Essa legislação, explica ele, incentiva adensar as zonas de estruturação e transformação urbana – sistema de transporte público coletivo – com edificações de multiuso. “A política de adaptação da cidade frente às mudanças climáticas requer cidades mais compactas, menos espalhadas.”
A arquiteta e urbanista Cirlene Mendes da Silva, do Instituto Brasileiro de Avaliações e Perícias de Engenharia de São Paulo (Ibape), acredita que o Eixo Platina – projeto do qual o Edifício Platina faz parte – pode trazer “vitalidade” para a região, atraindo público, empreendedores e investidores. A construção desse polo urbanístico foi objeto de estudo da dissertação de mestrado de Cirlene.
Também arquiteto e urbanista, Lucas Chiconi considera o fato de prédio mais alto estar na zona leste como “simbólico”, mas vê a valorização imobiliária como um risco. Ele também teme um apagamento da memória da região, criticando a demolição da Vila Operária João Migliari, em 2019, para erguer um dos empreendimentos do eixo. Segundo ele, a saída de moradores da vila e a venda de um projeto que não é para todos exigem reflexão. “Não é uma questão de não fazer, mas como fazer”, argumenta.
Moniza, da Porte, informa que o eixo ainda está na 1ª fase e uma 2ª já está sendo pensada. Para essa outra etapa, adianta, edifícios populares têm sido cogitados. A incorporadora aponta ainda que a demolição foi “legal” e que algumas casas já estavam “impróprias” para se viver.

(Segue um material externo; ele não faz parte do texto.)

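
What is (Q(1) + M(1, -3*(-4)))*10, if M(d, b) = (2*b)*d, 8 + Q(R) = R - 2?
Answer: 150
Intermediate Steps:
Q(R) = -10 + R (Q(R) = -8 + (R - 2) = -8 + (-2 + R) = -10 + R)
M(d, b) = 2*b*d
(Q(1) + M(1, -3*(-4)))*10 = ((-10 + 1) + 2*(-3*(-4))*1)*10 = (-9 + 2*12*1)*10 = (-9 + 24)*10 = 15*10 = 150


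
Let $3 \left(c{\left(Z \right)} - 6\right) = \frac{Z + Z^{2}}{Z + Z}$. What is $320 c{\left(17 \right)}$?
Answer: $2880$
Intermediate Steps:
$c{\left(Z \right)} = 6 + \frac{Z + Z^{2}}{6 Z}$ ($c{\left(Z \right)} = 6 + \frac{\left(Z + Z^{2}\right) \frac{1}{Z + Z}}{3} = 6 + \frac{\left(Z + Z^{2}\right) \frac{1}{2 Z}}{3} = 6 + \frac{\frac{1}{2} \frac{1}{Z} \left(Z + Z^{2}\right)}{3} = 6 + \frac{Z + Z^{2}}{6 Z}$)
$320 c{\left(17 \right)} = 320 \left(\frac{37}{6} + \frac{1}{6} \cdot 17\right) = 320 \left(\frac{37}{6} + \frac{17}{6}\right) = 320 \cdot 9 = 2880$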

A Prefeitura diz que “não incidia legislação preservacionista” sobre a Vila João Migliari quando da demolição, que foi deliberada só posteriormente. “Após a publicação da resolução de abertura de processo de tombamento dos conjuntos residenciais Migliari, foi solicitada a revogação de alvarás de demolição, em consonância com orientações jurídicas e legislação vigente, garantindo a permanência dos remanescentes” da vila e de outros conjuntos, destaca a Secretaria Municipal da Cultura.